Dear Michael,
I have a raw count dataset with three conditions (A,B,C) and each condition has 2-3 biological replicates. I calculated the normalized counts (not log2 transformed) in DESeq2, and for instance the following lists the normalized count of a gene for each replicate.
# A1 A2 A3 B1 B2 B3 C1 C2
#108.74237 86.54679 109.39501 562.57695 570.28352 481.73985 1537.51446 1571.32569
I tried to estimate the fold change between C and A simply by calculating the ratio. That is, the mean of normalized counts in C divided by the mean of normalized counts in A is 15.31.
I also tried transforming the raw counts through the rlog method (set blind = FALSE), and the following gives the rlog values for the same gene in each replicate:
# A1 A2 A3 B1 B2 B3 C1 C2
# 7.956540 7.925518 7.983866 9.034676 9.043481 8.896545 10.052179 10.091817
I estimated the log2 fold change (C vs A) based on the rlog values, that, the mean of rlog values in C minus that in A. The resulting fold change estimate will be 4.34, much less than 15.31 above.
I understand that DESeq2 shrinks the log fold change to take care of genes of low counts, so it’s not simply the ratio of normalized counts.

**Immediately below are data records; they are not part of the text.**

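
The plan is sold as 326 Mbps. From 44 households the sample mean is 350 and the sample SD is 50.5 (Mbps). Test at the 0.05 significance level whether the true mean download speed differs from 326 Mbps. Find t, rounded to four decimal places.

3.1524

H0: μ = 326; H1: μ ≠ 326 (one-sample t-test, two-sided).
t = (x̄ − μ₀)/(s/√n) = (350 − 326)/(50.5/√44) = 3.1524
df = n − 1 = 43
Two-sided p-value ≈ 0.003
Since p ≈ 0.003 < α = 0.05, reject H0; the data support H1.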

I also calculated the shrunken fold change (that is, 15.24) in DESeq2 and compared that to the one (15.31) I calculated previously, and they were very close.
After looking at the manual and paper, I thought log fold change shrinkage and the rlog method were conceptually consistent since they both tried to minimize the differences among samples of genes with low counts. But I am wondering why the fold change estimate using the rlog values will turn out to be so different. I would appreciate it very much that you would give any comments or correct my thought.

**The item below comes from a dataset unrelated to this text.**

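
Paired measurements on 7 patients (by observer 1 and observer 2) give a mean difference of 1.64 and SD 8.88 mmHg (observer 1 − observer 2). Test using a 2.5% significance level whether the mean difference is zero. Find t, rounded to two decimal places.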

Also, the goal of my analysis to identify expression patterns of genes among the three conditions. I think transformed data from either rlog or vst would be a better choice to be used for the hierarchical clustering of the genes as the dependence of variance on the mean is removed and this might lead to more accurate clustering than using the normalized counts (without variance stabilization). Wondering if my understanding is correct.
Thanks so much for your help in advance!
Thanks Michael! Sorry for the typo. Yes, I meant the subtraction and corrected the original text. When using rlog values, the fold change estimate is 4.34, very different from the shrunken fold change (15.24) or the estimate from the ratio of normalized counts (15.31). Wondering if it’s expected that the rlog transformation will largely change the fold change of each gene even with moderate or high counts but the expression patterns (trend) across samples will always be reserved no matter what transformation (rlog or vst) is applied. I thought that the estimate of the fold change from rlog values or normalized counts should be similar, but I was wrong. I will surely use
lfcshrink
to calculate the log2 fold change for each gene, but just curious about the discrepancy in the example I provided.Right, so the LFC is ~3.9 and the difference in rlog values is ~2.
Right, we don't recommend the rlog for LFC calculation, this and the VST (VST is now the recommended transformation generally) are for computing sample distances.
What do you get with VST by the way?